Shadowverse is digital-only but maybe the biggest stand out in its whole subgenre. Split between 8 classes of decks, each class has a very unique feel that interacts together very well. Each class has a unique mechanic that defines it and allows for a wide array of card designs working on the concepts of each deck. It can feel like you’re playing a whole different thing when you switch decks in a really exciting way. Going from a strategy to let your life go low then ravage your opponents, to a plan where your goal is to make a ton of cute fairies to spam out – there is just a lot of fun to be had with this. Plus if you’re a fan of any of Cygames’s other work then you sometimes get really cool characters from there showing up here to enjoy your favorites in a new medium.


Pokémon Trading Card Game

This is probably something you tried to play as a kid without really knowing the rules. However, once a player learns the rules they’ll find an amazingly designed gem of a game. Pokémon also has the advantage of having one of the biggest IPs behind it, so it’s more likely that even if you pull bad cards in packs you’ll at least be happy to see some of your favorites lovingly drawn. The prize card system makes defeating a pokémon feel actualized in a way a lot of others simply can’t match. When you do a great move you not only get rid of a potential threat but get a new card added to your hand which could help you win further. It’s so interesting and gives Pokemon a very unique feel compared to its contemporaries.


Magic: The Gathering

Magic: the Gathering is an enduring tradition in the space for a reason. It is a testament to card design and artistic accomplishment.

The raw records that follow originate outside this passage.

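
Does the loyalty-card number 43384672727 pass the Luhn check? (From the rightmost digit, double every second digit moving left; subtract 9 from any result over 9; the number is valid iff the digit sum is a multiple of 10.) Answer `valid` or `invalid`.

invalid

From the right, keep odd positions and double even positions (subtract 9 from any doubled value over 9):
  doubled (positions 2,4,...): 4 4 3 7 6 → sum 24
  kept (positions 1,3,...): 7 7 7 4 3 4 → sum 32
Total = 56.
56 mod 10 = 6, so the number is invalid.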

The art in Magic: The Gathering is often taken from real works of art that many would love to put up on their walls and most simply can’t match that. Then it is built with such a balance that the majority of card games have been influenced by it. Magic truly created the standards but has never been content to rest on that, always evolving and getting exciting new features. Magic is fun to start playing, hard to master, but very rewarding if you manage it. It feels intense and chess-like as opposed to a spin of the wheel.


Yu-Gi-Oh

Yugioh is probably the wildest card game ever designed. You have the most amount of stuff that can just happen on a turn that makes for ludicrous plays. It is extremely fast-paced and anyone who enjoys fun and slightly unbalanced play will adore Yu-Gi-Oh. It throws so many things at the wall and it’s really about how much every card can break the system and what cards you have to stop your opponent from breaking it.


Cardfight!! Vanguard

Cardfight Vanguard has the most intuitive design of basically anything you can find in the genre. So much about the rules is easy to figure out just from reading the cards. There is a great pace and just enough randomness that you want to hold out to the very end of a match because you might pull the right trigger cards and still have a chance to win. The card art is amazing, deck building is fairly cheap compared to its competitors, and they just started a new format not too long ago. This makes you feel cool when you’re winning and losing and rarely ever feels like it’s the slow grind to a loss.